After-Tax Rollover Rules - Too Good to be True for Safe Harbor 401(k) Plans?
Tom Breitenbach

The IRS recent issuance of Notice 2014-54 has gained accolades from various investment advisors as an easy way to convert after-tax salary contributions to a qualified plan to Roth amounts once they become distributable. Claims that this guidance provides an opportunity for a “tax free asset growth strategy” or a “mega backdoor Roth contribution” may be an exaggeration for most plans.

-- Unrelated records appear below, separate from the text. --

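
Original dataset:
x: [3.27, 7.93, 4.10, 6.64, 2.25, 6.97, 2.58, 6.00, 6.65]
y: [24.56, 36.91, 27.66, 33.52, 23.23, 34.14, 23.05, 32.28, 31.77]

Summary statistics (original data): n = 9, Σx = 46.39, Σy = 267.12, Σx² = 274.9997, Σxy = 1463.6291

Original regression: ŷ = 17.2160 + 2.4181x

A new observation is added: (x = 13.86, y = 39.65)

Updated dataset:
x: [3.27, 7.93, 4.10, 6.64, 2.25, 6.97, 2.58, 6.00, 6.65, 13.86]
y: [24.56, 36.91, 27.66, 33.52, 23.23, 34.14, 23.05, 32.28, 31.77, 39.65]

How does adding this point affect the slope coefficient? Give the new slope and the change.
The slope changes from 2.4181 to 1.5841 (change of -0.8340, or -34.5%).

x = 13.86 lies well outside the original x-range [2.25, 7.93] (x̄ ≈ 5.15), so this observation has high leverage and can move the slope substantially.

Step 1: Update the sums with the new point (n goes from 9 to 10)
Σx  = 46.39 + 13.86 = 60.25
Σy  = 267.12 + 39.65 = 306.77
Σx² = 274.9997 + 13.86² = 274.9997 + 192.0996 = 467.0993
Σxy = 1463.6291 + 13.86×39.65 = 1463.6291 + 549.5490 = 2013.1781

Step 2: Recompute the slope with b₁ = (nΣxy − ΣxΣy) / (nΣx² − (Σx)²)
Numerator   = 10×2013.1781 − 60.25×306.77 = 20131.7810 − 18482.8925 = 1648.8885
Denominator = 10×467.0993 − 60.25² = 4670.9930 − 3630.0625 = 1040.9305
b₁(new) = 1648.8885 / 1040.9305 = 1.5841

(Same formula on the original sums: (9×1463.6291 − 46.39×267.12) / (9×274.9997 − 46.39²) = 780.9651 / 322.9652 = 2.4181, matching the given fit.)

Step 3: Change in slope
Δβ₁ = 1.5841 − 2.4181 = -0.8340
Relative change = -0.8340 / 2.4181 × 100% = -34.5%
→ the slope decreases when the point is added.

A high-leverage point only changes the slope if it is off the original line; here y = 39.65 is below the original trend, so the slope decreases.
In practice: check such a point for data-entry or measurement error; examine leverage (hᵢ) and Cook's distance rather than deleting it automatically.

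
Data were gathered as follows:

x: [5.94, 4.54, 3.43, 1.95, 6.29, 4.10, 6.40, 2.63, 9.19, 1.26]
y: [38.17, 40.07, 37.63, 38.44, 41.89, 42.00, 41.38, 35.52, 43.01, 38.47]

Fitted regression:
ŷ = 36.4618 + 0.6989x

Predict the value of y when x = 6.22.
ŷ = 40.8090

Plug x = 6.22 into the fitted line:

ŷ = 36.4618 + 0.6989 × 6.22
ŷ = 36.4618 + 4.3472
ŷ = 40.8090

This is the fitted mean response at that x — an individual observation would come with a wider prediction interval.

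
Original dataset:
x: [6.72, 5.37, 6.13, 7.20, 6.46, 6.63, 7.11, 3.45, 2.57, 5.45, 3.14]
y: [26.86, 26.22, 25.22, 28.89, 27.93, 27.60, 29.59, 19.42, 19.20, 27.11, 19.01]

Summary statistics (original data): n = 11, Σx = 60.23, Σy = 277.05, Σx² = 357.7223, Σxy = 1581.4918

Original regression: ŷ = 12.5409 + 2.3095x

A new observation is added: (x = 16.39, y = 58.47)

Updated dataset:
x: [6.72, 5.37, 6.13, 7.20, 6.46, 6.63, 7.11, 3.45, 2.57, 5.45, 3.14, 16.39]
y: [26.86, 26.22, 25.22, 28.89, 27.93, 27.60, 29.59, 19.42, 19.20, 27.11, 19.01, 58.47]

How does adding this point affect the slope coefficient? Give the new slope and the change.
New slope β₁ = 2.8987 versus 2.3095 before: a change of +0.5892 (+25.5%).

The new point has HIGH LEVERAGE: x = 16.39 is far from the original mean x̄ = 60.23/11 ≈ 5.48 (original range [2.57, 7.20]).

Step 1: Update the sums with the new point (n goes from 11 to 12)
Σx  = 60.23 + 16.39 = 76.62
Σy  = 277.05 + 58.47 = 335.52
Σx² = 357.7223 + 16.39² = 357.7223 + 268.6321 = 626.3544
Σxy = 1581.4918 + 16.39×58.47 = 1581.4918 + 958.3233 = 2539.8151

Step 2: Recompute the slope with b₁ = (nΣxy − ΣxΣy) / (nΣx² − (Σx)²)
Numerator   = 12×2539.8151 − 76.62×335.52 = 30477.7812 − 25707.5424 = 4770.2388
Denominator = 12×626.3544 − 76.62² = 7516.2528 − 5870.6244 = 1645.6284
b₁(new) = 4770.2388 / 1645.6284 = 2.8987

(Same formula on the original sums: (11×1581.4918 − 60.23×277.05) / (11×357.7223 − 60.23²) = 709.6883 / 307.2924 = 2.3095, matching the given fit.)

Step 3: Change in slope
Δβ₁ = 2.8987 − 2.3095 = +0.5892
Relative change = +0.5892 / 2.3095 × 100% = +25.5%
→ the slope increases when the point is added.

Because the point sits above the extension of the original line at a high-leverage x, it tilts the fit up.
In practice: refit with and without it and report both if conclusions differ; investigate whether it comes from the same population as the rest of the sample.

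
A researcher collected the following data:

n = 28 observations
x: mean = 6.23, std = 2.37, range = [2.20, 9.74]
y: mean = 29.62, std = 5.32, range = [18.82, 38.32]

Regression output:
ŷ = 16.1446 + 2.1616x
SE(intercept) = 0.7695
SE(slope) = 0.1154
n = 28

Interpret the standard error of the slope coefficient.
SE(slope) = 0.1154 measures the uncertainty in the estimated slope. The coefficient is estimated precisely (SE/|β̂₁| = 5.3%).

SE(β̂₁) = 0.1154 says: if we drew many samples of n = 28 from the same population and refit each time, the fitted slopes would scatter with a standard deviation of roughly 0.1154 around the true β₁.

Relative precision:
- SE / |β̂₁| = 0.1154 / 2.1616 = 5.3%
- Rule of thumb (under 20%: precise; 20% to under 50%: moderately precise; 50% or more: imprecise) → precise

Rough 95% range (±2 SE): 2.1616 ± 0.2308 → (1.9308, 2.3924).

What drives SE(β̂₁): wider spread of x values → smaller SE; more residual scatter → larger SE; larger n (here n = 28) → smaller SE.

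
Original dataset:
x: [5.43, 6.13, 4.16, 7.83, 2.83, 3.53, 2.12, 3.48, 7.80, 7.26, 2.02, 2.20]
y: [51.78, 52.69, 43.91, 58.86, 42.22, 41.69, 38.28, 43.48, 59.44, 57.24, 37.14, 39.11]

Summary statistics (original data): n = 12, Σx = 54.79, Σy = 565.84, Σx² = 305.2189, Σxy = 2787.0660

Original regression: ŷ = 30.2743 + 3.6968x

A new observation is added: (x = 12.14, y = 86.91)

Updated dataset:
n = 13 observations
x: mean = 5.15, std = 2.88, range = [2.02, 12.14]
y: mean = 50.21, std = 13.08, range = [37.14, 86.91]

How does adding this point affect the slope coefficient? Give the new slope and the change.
New slope β₁ = 4.4578 versus 3.6968 before: a change of +0.7610 (+20.6%).

The new point has HIGH LEVERAGE: x = 12.14 is far from the original mean x̄ = 54.79/12 ≈ 4.57 (original range [2.02, 7.83]).

Step 1: Update the sums with the new point (n goes from 12 to 13)
Σx  = 54.79 + 12.14 = 66.93
Σy  = 565.84 + 86.91 = 652.75
Σx² = 305.2189 + 12.14² = 305.2189 + 147.3796 = 452.5985
Σxy = 2787.0660 + 12.14×86.91 = 2787.0660 + 1055.0874 = 3842.1534

Step 2: Recompute the slope with b₁ = (nΣxy − ΣxΣy) / (nΣx² − (Σx)²)
Numerator   = 13×3842.1534 − 66.93×652.75 = 49947.9942 − 43688.5575 = 6259.4367
Denominator = 13×452.5985 − 66.93² = 5883.7805 − 4479.6249 = 1404.1556
b₁(new) = 6259.4367 / 1404.1556 = 4.4578

(Same formula on the original sums: (12×2787.0660 − 54.79×565.84) / (12×305.2189 − 54.79²) = 2442.4184 / 660.6827 = 3.6968, matching the given fit.)

Step 3: Change in slope
Δβ₁ = 4.4578 − 3.6968 = +0.7610
Relative change = +0.7610 / 3.6968 × 100% = +20.6%
→ the slope increases when the point is added.

Because the point sits above the extension of the original line at a high-leverage x, it tilts the fit up.
In practice: check such a point for data-entry or measurement error; refit with and without it and report both if conclusions differ.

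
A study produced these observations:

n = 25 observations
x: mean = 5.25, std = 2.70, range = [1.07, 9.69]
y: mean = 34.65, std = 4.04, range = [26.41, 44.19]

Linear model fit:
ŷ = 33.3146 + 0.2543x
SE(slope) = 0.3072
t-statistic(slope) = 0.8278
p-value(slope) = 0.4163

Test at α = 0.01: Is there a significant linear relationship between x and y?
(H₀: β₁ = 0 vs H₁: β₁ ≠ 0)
Since p-value = 0.4163 ≥ α = 0.01, fail to reject H₀ — the slope is not significantly different from 0.

Hypothesis test for the slope coefficient:

H₀: β₁ = 0 (no linear relationship)
H₁: β₁ ≠ 0 (linear relationship exists)

Test statistic: t = β̂₁ / SE(β̂₁) = 0.2543 / 0.3072 = 0.8278

The p-value (0.4163) is the probability, under H₀, of a t-statistic at least as extreme as |t| = 0.8278 (two-sided, df = n − 2 = 23).

Decision rule: reject H₀ if p-value < α.
p-value = 0.4163 ≥ α = 0.01 → fail to reject H₀.

At α = 0.01 the data do not provide convincing evidence of a nonzero slope.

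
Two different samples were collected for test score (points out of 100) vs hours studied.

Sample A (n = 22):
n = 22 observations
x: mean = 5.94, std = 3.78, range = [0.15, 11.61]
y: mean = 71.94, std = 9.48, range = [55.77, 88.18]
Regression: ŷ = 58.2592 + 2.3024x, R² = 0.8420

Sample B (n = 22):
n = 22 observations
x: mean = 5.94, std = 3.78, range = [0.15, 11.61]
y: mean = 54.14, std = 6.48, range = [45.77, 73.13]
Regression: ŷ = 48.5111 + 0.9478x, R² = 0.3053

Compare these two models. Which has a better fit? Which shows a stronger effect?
Model A has the better fit (R² = 0.8420 vs 0.3053). Model A shows the stronger effect (|β₁| = 2.3024 vs 0.9478).

Model Comparison:

Goodness of fit (R²):
- Model A: R² = 0.8420 → 84.20% of variance in test score explained
- Model B: R² = 0.3053 → 30.53% of variance in test score explained
- 0.8420 > 0.3053 → Model A has the better fit

Effect size (slope magnitude):
- Model A: β₁ = 2.3024 → predicted test score rises 2.3024 points per additional hour of study time
- Model B: β₁ = 0.9478 → predicted test score rises 0.9478 points per additional hour of study time
- |2.3024| > |0.9478| → Model A shows the stronger marginal effect

Notes:
- The two samples could reflect different populations, time periods, or measurement quality.
- A steeper slope doesn't make a better model if the scatter around the line is large.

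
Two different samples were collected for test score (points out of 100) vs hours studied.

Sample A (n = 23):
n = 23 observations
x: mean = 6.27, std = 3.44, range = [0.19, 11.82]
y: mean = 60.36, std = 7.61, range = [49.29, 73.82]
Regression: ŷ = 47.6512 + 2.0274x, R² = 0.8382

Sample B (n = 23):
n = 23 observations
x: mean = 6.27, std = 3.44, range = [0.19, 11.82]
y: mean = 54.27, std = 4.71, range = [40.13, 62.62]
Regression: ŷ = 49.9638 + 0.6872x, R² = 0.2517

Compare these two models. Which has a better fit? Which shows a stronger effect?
Model A has the better fit (R² = 0.8382 vs 0.2517). Model A shows the stronger effect (|β₁| = 2.0274 vs 0.6872).

Model Comparison:

Which explains more variance? (R²)
- Model A: R² = 0.8382 → 83.82% of variance in test score explained
- Model B: R² = 0.2517 → 25.17% of variance in test score explained
- 0.8382 > 0.2517 → Model A has the better fit

Strength of effect — compare |β₁|:
- Model A: β₁ = 2.0274 → predicted test score rises 2.0274 points per additional hour of study time
- Model B: β₁ = 0.6872 → predicted test score rises 0.6872 points per additional hour of study time
- |2.0274| > |0.6872| → Model A shows the stronger marginal effect

Notes:
- A steeper slope doesn't make a better model if the scatter around the line is large.
- A better fit (higher R²) doesn't necessarily mean a more important relationship.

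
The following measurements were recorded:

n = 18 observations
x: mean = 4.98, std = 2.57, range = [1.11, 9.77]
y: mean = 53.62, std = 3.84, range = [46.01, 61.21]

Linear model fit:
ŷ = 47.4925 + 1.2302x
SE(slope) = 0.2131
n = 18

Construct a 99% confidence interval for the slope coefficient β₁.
The 99% CI for β₁ is (0.6078, 1.8526)

Confidence interval for the slope:

The 99% CI for β₁ is: β̂₁ ± t*(α/2, n-2) × SE(β̂₁)

Step 1: Find critical t-value
- Confidence level = 0.99
- Degrees of freedom = n - 2 = 18 - 2 = 16
- t*(α/2, 16) = 2.9208

Step 2: Calculate margin of error
Margin = 2.9208 × 0.2131 = 0.6224

Step 3: Construct interval
CI = 1.2302 ± 0.6224
CI = (0.6078, 1.8526)

Interpretation: each one-unit increase in x is associated with a change in mean y of between 0.6078 and 1.8526, with 99% confidence.
Both endpoints are positive, so the data support a genuinely positive slope at this confidence level.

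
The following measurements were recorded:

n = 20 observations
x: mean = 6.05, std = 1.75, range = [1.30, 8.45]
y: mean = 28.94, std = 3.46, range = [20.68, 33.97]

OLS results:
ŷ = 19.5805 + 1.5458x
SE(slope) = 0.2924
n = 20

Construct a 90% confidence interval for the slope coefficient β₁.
The 90% CI for β₁ is (1.0387, 2.0529)

Confidence interval for the slope:

The 90% CI for β₁ is: β̂₁ ± t*(α/2, n-2) × SE(β̂₁)

Step 1: Find critical t-value
- Confidence level = 0.9
- Degrees of freedom = n - 2 = 20 - 2 = 18
- t*(α/2, 18) = 1.7341

Step 2: Calculate margin of error
Margin = 1.7341 × 0.2924 = 0.5071

Step 3: Construct interval
CI = 1.5458 ± 0.5071
CI = (1.0387, 2.0529)

Interpretation: each one-unit increase in x is associated with a change in mean y of between 1.0387 and 2.0529, with 90% confidence.
Both endpoints are positive, so the data support a genuinely positive slope at this confidence level.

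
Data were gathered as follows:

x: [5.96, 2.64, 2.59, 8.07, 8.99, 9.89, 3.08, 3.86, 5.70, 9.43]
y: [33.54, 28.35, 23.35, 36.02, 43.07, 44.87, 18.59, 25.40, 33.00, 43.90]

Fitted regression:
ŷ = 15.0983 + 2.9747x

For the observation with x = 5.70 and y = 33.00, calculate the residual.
Residual = 0.9459

The residual is the difference between the actual value and the predicted value:

Residual = y - ŷ

Step 1: Calculate predicted value
ŷ = 15.0983 + 2.9747 × 5.70
ŷ = 32.0541

Step 2: Calculate residual
Residual = 33.00 - 32.0541
Residual = 0.9459

Interpretation: the model underestimates the actual value by 0.9459 at this point (positive residual → observation lies above the fitted line).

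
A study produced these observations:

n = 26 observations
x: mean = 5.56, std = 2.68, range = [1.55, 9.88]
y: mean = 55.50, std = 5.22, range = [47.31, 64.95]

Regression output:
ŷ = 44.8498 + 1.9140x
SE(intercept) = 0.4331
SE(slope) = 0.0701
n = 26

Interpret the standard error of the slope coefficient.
SE(slope) = 0.0701 measures the uncertainty in the estimated slope. The coefficient is estimated precisely (SE/|β̂₁| = 3.7%).

SE(β̂₁) = 0.0701 says: if we drew many samples of n = 26 from the same population and refit each time, the fitted slopes would scatter with a standard deviation of roughly 0.0701 around the true β₁.

Relative precision:
- SE / |β̂₁| = 0.0701 / 1.9140 = 3.7%
- Rule of thumb (under 20%: precise; 20% to under 50%: moderately precise; 50% or more: imprecise) → precise

Rough 95% range (±2 SE): 1.9140 ± 0.1402 → (1.7738, 2.0542).

What drives SE(β̂₁): more residual scatter → larger SE; wider spread of x values → smaller SE.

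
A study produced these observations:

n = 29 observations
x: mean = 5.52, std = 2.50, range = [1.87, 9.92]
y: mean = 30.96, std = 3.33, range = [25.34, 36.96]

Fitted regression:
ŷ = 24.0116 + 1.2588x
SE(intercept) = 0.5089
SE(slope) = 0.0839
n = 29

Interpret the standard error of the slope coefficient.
SE(slope) = 0.0839 measures the uncertainty in the estimated slope. The coefficient is estimated precisely (SE/|β̂₁| = 6.7%).

SE(β̂₁) = 0.0839 says: if we drew many samples of n = 29 from the same population and refit each time, the fitted slopes would scatter with a standard deviation of roughly 0.0839 around the true β₁.

Relative precision:
- SE / |β̂₁| = 0.0839 / 1.2588 = 6.7%
- Rule of thumb (under 20%: precise; 20% to under 50%: moderately precise; 50% or more: imprecise) → precise

Link to interval estimation: a confidence interval for β₁ is β̂₁ ± t* × 0.0839, so SE sets the half-width per unit of t*.

What drives SE(β̂₁): more residual scatter → larger SE.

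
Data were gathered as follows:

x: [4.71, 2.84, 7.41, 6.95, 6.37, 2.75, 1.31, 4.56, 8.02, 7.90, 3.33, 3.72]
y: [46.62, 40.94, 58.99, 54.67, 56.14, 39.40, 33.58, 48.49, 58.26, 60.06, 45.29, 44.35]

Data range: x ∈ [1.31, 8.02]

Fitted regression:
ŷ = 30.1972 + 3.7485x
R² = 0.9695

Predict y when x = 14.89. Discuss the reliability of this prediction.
ŷ = 86.0124 (extrapolation — x = 14.89 lies outside [1.31, 8.02], so reliability is low).

Prediction calculation:
ŷ = 30.1972 + 3.7485 × 14.89
ŷ = 86.0124

Reliability:
- Data range: x ∈ [1.31, 8.02]
- Prediction point: x = 14.89 is 6.87 units above the observed range → this is EXTRAPOLATION, not interpolation

Why that matters here:
- There are no observations near this x to validate the fitted line there
- Real relationships often flatten, saturate, or turn nonlinear at extremes

A defensible statement: 'if the linear trend continued to x = 14.89, y would be about 86.0124' — the premise is untested.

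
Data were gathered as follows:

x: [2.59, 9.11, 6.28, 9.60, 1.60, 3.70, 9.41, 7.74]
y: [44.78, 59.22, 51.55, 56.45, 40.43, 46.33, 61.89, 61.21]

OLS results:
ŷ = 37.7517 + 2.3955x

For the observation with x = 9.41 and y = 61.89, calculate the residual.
Residual = 1.5966

The residual is the difference between the actual value and the predicted value:

Residual = y - ŷ

Step 1: Calculate predicted value
ŷ = 37.7517 + 2.3955 × 9.41
ŷ = 60.2934

Step 2: Calculate residual
Residual = 61.89 - 60.2934
Residual = 1.5966

Interpretation: the model underestimates the actual value by 1.5966 at this point (positive residual → observation lies above the fitted line).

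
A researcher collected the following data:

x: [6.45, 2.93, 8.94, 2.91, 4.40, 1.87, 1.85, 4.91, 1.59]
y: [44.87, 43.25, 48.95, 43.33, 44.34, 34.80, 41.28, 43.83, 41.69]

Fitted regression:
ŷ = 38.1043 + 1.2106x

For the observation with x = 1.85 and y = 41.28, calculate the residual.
Residual = 0.9361

The residual is the difference between the actual value and the predicted value:

Residual = y - ŷ

Step 1: Calculate predicted value
ŷ = 38.1043 + 1.2106 × 1.85
ŷ = 40.3439

Step 2: Calculate residual
Residual = 41.28 - 40.3439
Residual = 0.9361

Interpretation: the model underestimates the actual value by 0.9361 at this point (positive residual → observation lies above the fitted line).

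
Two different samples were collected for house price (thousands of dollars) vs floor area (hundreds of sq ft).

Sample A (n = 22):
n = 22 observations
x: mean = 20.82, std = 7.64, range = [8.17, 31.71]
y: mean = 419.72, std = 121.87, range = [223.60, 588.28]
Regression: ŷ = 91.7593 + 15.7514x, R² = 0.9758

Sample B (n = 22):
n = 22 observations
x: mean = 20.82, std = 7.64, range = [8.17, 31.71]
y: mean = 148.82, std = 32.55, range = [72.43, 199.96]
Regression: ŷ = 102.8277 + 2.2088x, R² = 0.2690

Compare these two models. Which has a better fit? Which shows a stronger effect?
Model A has the better fit (R² = 0.9758 vs 0.2690). Model A shows the stronger effect (|β₁| = 15.7514 vs 2.2088).

Model Comparison:

Goodness of fit (R²):
- Model A: R² = 0.9758 → 97.58% of variance in house price explained
- Model B: R² = 0.2690 → 26.90% of variance in house price explained
- 0.9758 > 0.2690 → Model A has the better fit

Effect size (slope magnitude):
- Model A: β₁ = 15.7514 → predicted house price rises 15.7514 thousand dollars per additional hundred sq ft of floor area
- Model B: β₁ = 2.2088 → predicted house price rises 2.2088 thousand dollars per additional hundred sq ft of floor area
- |15.7514| > |2.2088| → Model A shows the stronger marginal effect

Notes:
- A better fit (higher R²) doesn't necessarily mean a more important relationship.
- A steeper slope doesn't make a better model if the scatter around the line is large.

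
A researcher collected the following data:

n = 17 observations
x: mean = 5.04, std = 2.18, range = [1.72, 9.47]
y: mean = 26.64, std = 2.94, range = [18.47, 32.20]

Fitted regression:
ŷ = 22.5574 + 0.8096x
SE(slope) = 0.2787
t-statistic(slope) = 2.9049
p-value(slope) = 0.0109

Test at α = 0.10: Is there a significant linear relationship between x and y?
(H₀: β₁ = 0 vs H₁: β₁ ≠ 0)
p-value = 0.0109 < α = 0.10, so we reject H₀. The relationship is significant.

Hypothesis test for the slope coefficient:

H₀: β₁ = 0 (no linear relationship)
H₁: β₁ ≠ 0 (linear relationship exists)

Test statistic: t = β̂₁ / SE(β̂₁) = 0.8096 / 0.2787 = 2.9049

With df = 15, the two-sided p-value for |t| = 2.9049 is 0.0109.

Decision rule: reject H₀ if p-value < α.
p-value = 0.0109 < α = 0.10 → reject H₀.

There is sufficient evidence at the 10% significance level to conclude that a linear relationship exists between x and y.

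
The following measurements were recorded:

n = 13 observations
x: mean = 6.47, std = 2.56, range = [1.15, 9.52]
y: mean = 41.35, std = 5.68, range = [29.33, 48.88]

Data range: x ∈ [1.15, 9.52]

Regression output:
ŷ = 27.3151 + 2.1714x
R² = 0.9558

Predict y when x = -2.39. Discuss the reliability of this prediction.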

The biggest obstacle to this “strategy” is the general availability, or lack thereof, for plans to have the ability to offer after-tax contributions as a plan feature. Most plans do not offer after-tax contributions, as there is limited interest due to the relatively-high current limits of pre-tax or Roth salary deferrals ($23,000 for those age 50 or above, and expected to increase by perhaps $1,500 next year). Perhaps the biggest obstacle in a plan’s offering after-tax contributions is because after-tax contribution availability to Highly Compensated Employees is strictly limited by the ACP test. Keep in mind that even if a plan is designed as a safe harbor 401(k) plan and generally has a “bye” for the ADP and ACP tests, if the plan offers after-tax contributions, the ACP test must be run independently for those after-tax contributions. If the Non-highly Compensated Employees are not making after-tax contributions, then the Highly Compensated Employees cannot.

From the investment and wealth-management perspectives, IRS Notice 2014-54 looks wonderful, but it may be too good to be true if you look at it from a plan operation perspective.